Autre singularité, TikTok fait beaucoup « circuler » ces données : stockées sur des serveurs basés aux États-Unis, en Malaisie et à Singapour, elles sont aussi partagées avec des prestataires de services ou des sociétés du groupe TikTok – non nommés – également situés hors Union européenne, en particulier en Chine, et qui disposent d’un accès à distance. La politique de confidentialité à destination des utilisateurs, opaque sur ce point comme sur beaucoup d’autres, indique seulement que ces partages de données permettent d’« assurer certaines fonctions ». Interrogés par la Commission d’enquête, les représentants de TikTok ont constamment éludé cette question.
Des projets « Texas » et « Clover » annoncés par TikTok qui ne sont pas à la hauteur de l'enjeu
Sous la menace d’une interdiction aux États-Unis et au regard des nombreuses mesures de restriction d’utilisation annoncées au sein de l’Union européenne, les dirigeants de TikTok ont annoncé les projets « Texas » aux États-Unis et « Clover » en Europe afin de rassurer l’opinion publique quant à la sécurité des données des utilisateurs.

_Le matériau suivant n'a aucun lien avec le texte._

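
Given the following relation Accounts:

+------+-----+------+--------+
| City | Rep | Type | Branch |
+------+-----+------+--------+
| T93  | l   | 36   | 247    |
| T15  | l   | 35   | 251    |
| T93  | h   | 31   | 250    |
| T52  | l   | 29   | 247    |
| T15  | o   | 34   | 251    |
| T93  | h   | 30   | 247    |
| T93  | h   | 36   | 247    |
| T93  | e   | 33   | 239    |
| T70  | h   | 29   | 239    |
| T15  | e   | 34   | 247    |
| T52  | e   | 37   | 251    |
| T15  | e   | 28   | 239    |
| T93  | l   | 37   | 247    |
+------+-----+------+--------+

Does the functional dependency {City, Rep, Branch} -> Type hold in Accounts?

(City=T93, Rep=l, Branch=247): 2 rows → Type takes values {36, 37} — violation
(City=T15, Rep=l, Branch=251): 1 row → Type = 35 ✓
(City=T93, Rep=h, Branch=250): 1 row → Type = 31 ✓
(City=T52, Rep=l, Branch=247): 1 row → Type = 29 ✓
(City=T15, Rep=o, Branch=251): 1 row → Type = 34 ✓
(City=T93, Rep=h, Branch=247): 2 rows → Type takes values {30, 36} — violation
(City=T93, Rep=e, Branch=239): 1 row → Type = 33 ✓
(City=T70, Rep=h, Branch=239): 1 row → Type = 29 ✓
(City=T15, Rep=e, Branch=247): 1 row → Type = 34 ✓
(City=T52, Rep=e, Branch=251): 1 row → Type = 37 ✓
(City=T15, Rep=e, Branch=239): 1 row → Type = 28 ✓
Two rows agree on {City, Rep, Branch} but differ on Type, so {City, Rep, Branch} -> Type does not hold.

No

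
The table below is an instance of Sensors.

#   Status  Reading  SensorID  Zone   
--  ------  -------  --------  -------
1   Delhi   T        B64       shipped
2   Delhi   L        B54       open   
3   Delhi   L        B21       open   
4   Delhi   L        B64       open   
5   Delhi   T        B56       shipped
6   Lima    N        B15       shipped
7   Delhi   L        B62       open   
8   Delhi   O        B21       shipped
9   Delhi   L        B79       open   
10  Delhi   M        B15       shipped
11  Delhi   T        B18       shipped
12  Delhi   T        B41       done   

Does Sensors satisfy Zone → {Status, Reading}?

No

Zone=shipped: rows 1, 5, 6, 8, 10, 11 → {Status,Reading} takes values {(Delhi, T), (Lima, N), (Delhi, O), (Delhi, M)} — violation
Zone=open: rows 2, 3, 4, 7, 9 → {Status,Reading} = (Delhi, L), (Delhi, L), (Delhi, L), (Delhi, L), (Delhi, L) ✓
Zone=done: row 12 → {Status,Reading} = (Delhi, T) ✓
Two rows agree on Zone but differ on {Status, Reading}, so Zone → {Status, Reading} does not hold.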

Toutefois, en l’état des informations disponibles, le projet « Clover » notamment n’est pas de nature à rassurer les membres de la commission d’enquête, ni à assurer une
« étanchéité » vis-à-vis de la Chine, ni à résoudre les problèmes de sécurité liés à l’utilisation de l’application, au moins pour les raisons suivantes :
- le manque de précisions sur le calendrier de mise en œuvre, et donc sur la sécurisation des données des utilisateurs en attendant cette mise en œuvre ;
- le maintien de la possibilité de transférer des données vers la Chine et d’octroyer à des ingénieurs et salariés basés en Chine des autorisations d’accès, les représentants de TikTok ayant refusé de confirmer que le projet Clover y mettra fin ;
- un principe de localisation géographique des données en Europe insuffisant pour se prémunir des législations extraterritoriales américaine et chinoise.
Des auditions à venir
La commission d’enquête dispose de six mois pour mener ses travaux. Elle devra auditionner des représentants de TikTok en France, ainsi que des experts, des associations, des autorités de régulation ou encore des personnalités qualifiées. Elle pourra également demander des documents ou des informations à l’entreprise chinoise, mais sans pouvoir la contraindre à les fournir. Elle devra ensuite rédiger un rapport avec des constats et des recommandations.
La commission d’enquête n’exclut pas de proposer une suspension temporaire ou définitive de TikTok en France si elle juge que le réseau social ne respecte pas les règles en vigueur ou qu’il représente une menace pour la sécurité nationale ou la démocratie. Elle espère ainsi faire prendre conscience aux utilisateurs et aux pouvoirs publics des enjeux liés à ce phénomène viral.